The inevitable comparisons of cooking skills of each household would add a dash of fun to the iftar parties, he said, looking back at the good times when the run-up to Eid was about shopping and preparing for feasts with 'sheer and sewai' sweet dishes topping the culinary agenda.
This year, somewhat like last year, it has been about lockdowns, deserted streets and shuttered shops -- symbolic of the emptiness during what is generally a festive time.
The special Eid prayers will also not be the same.
In several cities, it has been decided that prayers will not be held in Eidgahs but in local mosques with social distancing norms.
At other places, calls have made urging people to offer Eid prayers at home.
"I appeal to all Muslims to perform Eid prayers following all local Covid-related protocols and guidelines. Do not gather in large numbers and it would be best that you perform prayers inside your homes," prominent Muslim body Jamiat Ulema-e-Hind president Maulana Arshad Madani told PTI.
In Delhi, two other prominent clerics -- Ahmed Bukhari of the Jama Masjid and Mufti Mukarram Ahmed of the Fatehpuri mosque -- have issued separate video appeals to Muslims to offer Eid prayers at home.
Social media is also abuzz with calls for celebrating Eid in accordance with Covid protocols with hashtags such as 'EidAtHome' and 'SayNoToEidShopping' doing the rounds on Twitter.
Madani said Muslims had acted with a lot of patience during Ramzan as many lost their loved ones, many saw their family members struggle in hospitals and many were infected by the dreaded virus themselves.
This Ramzan, several people also missed their fasts after getting infected by coronavirus and lamented about not being able to fast throughout the duration of the holy month.
"I usually never miss any Ramzan fasts, but this year I could not keep fasts after the first week as I tested positive for COVID-19. It was frustrating to miss out on fasts," Saad Majeed, a resident of Dwarka, said.
"Having been infected with coronavirus and then not being able to fast was a double whammy that took time to come to terms with," he told PTI.
The going has been tough in many different ways.
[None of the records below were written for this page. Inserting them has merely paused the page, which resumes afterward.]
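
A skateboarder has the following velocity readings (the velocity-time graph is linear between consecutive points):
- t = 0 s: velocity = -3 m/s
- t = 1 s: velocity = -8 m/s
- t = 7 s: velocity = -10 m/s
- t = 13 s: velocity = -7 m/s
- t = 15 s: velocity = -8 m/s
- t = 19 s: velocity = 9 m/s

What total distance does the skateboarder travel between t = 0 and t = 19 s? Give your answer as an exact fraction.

4847/34 m

Distance (not displacement) is the total path length: add the absolute areas under v-t.
0–1 s: |½(-3 + -8)(1)| = 5.5 m
1–7 s: |½(-8 + -10)(6)| = 54 m
7–13 s: |½(-10 + -7)(6)| = 51 m
13–15 s: |½(-7 + -8)(2)| = 15 m
15–19 s: v = 0 at t = 287/17 s; triangle areas 128/17 + 162/17 = 290/17 m
Total distance = 4847/34 m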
While middle and upper class homes struggled to come to terms with the social and emotional toll of the pandemic, the poor and the needy worked to make ends meet.
"Ramzan always brings cheer in our otherwise full of struggles life, but for two years we have been robbed of that.
This year was even more dreadful as so many in my family got infected by this virus," said Shaheen Bano, a domestic help and mother of six.
"Also, financially we are struggling as many households have asked me not to come for the fear of the virus.
We begin our fast just by drinking water and don't know whether our family will have enough for iftar'," she said.
With lockdown in several places as Eid approaches, medium and small traders have also been feeling the pinch with their businesses and shops taking a serious hit.
As Muslims mark the end of the holy month and head for Eid, there is just one thing on everyone's mind -- to pray for this pandemic to end.
Ramzan is the ninth month of the Islamic calendar during which Muslims worldwide refrain from eating and drinking from dawn to dusk and end their fast in the evening.